Naschy's multiple roles allow for a pretty broad display of his talents here. He's better in the "straight" role in this film, though his character has a touch of the tragedy of Waldemar Daninsky, which is familiar territory for the actor. The betrayal in the character's past, and the way he's controlled by his brother make him more complex than one would expect. Naschy's portrayal of the villain, however, is again the highlight. Kantaka is equal parts Murder Legendre, Eric the Phantom, and Doctor Phibes, and Naschy sells it. He manages the interesting trick of blowing himself off the screen. There's nothing to be said about Naschy's appearance as Satan, here, given that it's mostly the make-up and costume that does the job here. He leers nicely, but there's no dialogue in that sequence and he's not called upon to emote, really. He's a presence, not a performance. The rest? Well, Naschy and his director, León Klimovsky, are savvy to the way movies are built around stars, and they are careful to diminish any chance that the co-stars will upstage Naschy. Nobody goes to a Naschy movie to see Victor Alcázar.

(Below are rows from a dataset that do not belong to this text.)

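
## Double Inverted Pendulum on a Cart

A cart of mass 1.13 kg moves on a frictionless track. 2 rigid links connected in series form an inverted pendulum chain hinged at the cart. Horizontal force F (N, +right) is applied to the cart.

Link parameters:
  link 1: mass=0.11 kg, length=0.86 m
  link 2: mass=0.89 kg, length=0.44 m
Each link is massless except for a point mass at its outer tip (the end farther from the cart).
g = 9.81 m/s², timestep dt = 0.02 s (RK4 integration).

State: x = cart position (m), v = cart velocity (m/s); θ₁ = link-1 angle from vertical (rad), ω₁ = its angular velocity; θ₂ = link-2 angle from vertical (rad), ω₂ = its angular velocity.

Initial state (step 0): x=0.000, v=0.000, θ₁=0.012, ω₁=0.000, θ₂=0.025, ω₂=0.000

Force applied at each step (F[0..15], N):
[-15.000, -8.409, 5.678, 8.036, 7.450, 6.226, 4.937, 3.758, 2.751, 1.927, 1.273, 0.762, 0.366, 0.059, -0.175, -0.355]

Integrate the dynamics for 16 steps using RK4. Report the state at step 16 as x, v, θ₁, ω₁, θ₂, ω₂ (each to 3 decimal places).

Answer: x=0.021, v=0.265, θ₁=0.010, ω₁=-0.150, θ₂=0.011, ω₂=-0.129

Derivation:
apply F[0]=-15.000 → step 1: x=-0.003, v=-0.268, θ₁=0.015, ω₁=0.292, θ₂=0.026, ω₂=0.048
apply F[1]=-8.409 → step 2: x=-0.010, v=-0.420, θ₁=0.022, ω₁=0.459, θ₂=0.027, ω₂=0.079
apply F[2]=+5.678 → step 3: x=-0.017, v=-0.324, θ₁=0.030, ω₁=0.352, θ₂=0.028, ω₂=0.083
apply F[3]=+8.036 → step 4: x=-0.022, v=-0.187, θ₁=0.036, ω₁=0.209, θ₂=0.030, ω₂=0.066
apply F[4]=+7.450 → step 5: x=-0.025, v=-0.062, θ₁=0.039, ω₁=0.086, θ₂=0.031, ω₂=0.036
apply F[5]=+6.226 → step 6: x=-0.025, v=0.041, θ₁=0.040, ω₁=-0.010, θ₂=0.031, ω₂=0.001
apply F[6]=+4.937 → step 7: x=-0.023, v=0.121, θ₁=0.039, ω₁=-0.079, θ₂=0.031, ω₂=-0.032
apply F[7]=+3.758 → step 8: x=-0.020, v=0.181, θ₁=0.037, ω₁=-0.126, θ₂=0.030, ω₂=-0.062
apply F[8]=+2.751 → step 9: x=-0.016, v=0.224, θ₁=0.034, ω₁=-0.156, θ₂=0.029, ω₂=-0.087
apply F[9]=+1.927 → step 10: x=-0.011, v=0.252, θ₁=0.031, ω₁=-0.173, θ₂=0.027, ω₂=-0.106
apply F[10]=+1.273 → step 11: x=-0.006, v=0.270, θ₁=0.027, ω₁=-0.180, θ₂=0.024, ω₂=-0.120
apply F[11]=+0.762 → step 12: x=-0.001, v=0.279, θ₁=0.024, ω₁=-0.181, θ₂=0.022, ω₂=-0.129
apply F[12]=+0.366 → step 13: x=0.005, v=0.281, θ₁=0.020, ω₁=-0.177, θ₂=0.019, ω₂=-0.133
apply F[13]=+0.059 → step 14: x=0.011, v=0.279, θ₁=0.017, ω₁=-0.170, θ₂=0.017, ω₂=-0.135
apply F[14]=-0.175 → step 15: x=0.016, v=0.274, θ₁=0.013, ω₁=-0.161, θ₂=0.014, ω₂=-0.133
apply F[15]=-0.355 → step 16: x=0.021, v=0.265, θ₁=0.010, ω₁=-0.150, θ₂=0.011, ω₂=-0.129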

Naschy and Klimovsky don't skimp on the horror movie mayhem. They're fairly modern in how they orchestrate the movie's horror beats, placing them at roughly ten minute intervals (at the reel changes). Some of these beats are sex. Some of them are gore. It's about an equal mix, though it seems almost programmatic in retrospect.
For the most part, this is a lesser Naschy. While the elements that make his movies fun are certainly present here, the filmmakers have an annoying tendency to linger on the shots of London. It's as if, having paid to shoot there, they were determined to get the most out of the locations. There's a shot, for instance, of the sign for New Scotland Yard that Klimovsky holds far longer than its function as an establishing shot really merits. There are a lot of these kinds of shots, actually, and one whole sequence that seems completely contrived to show Naschy walking around the streets of the city. This has a soporific time dilation effect and kills some of the mood. While there are certainly pleasures to be found here, on balance, the negatives probably outweigh them.
...and the cops stand around at the end looking dopey. In how many horror films does this scene recur? I wonder.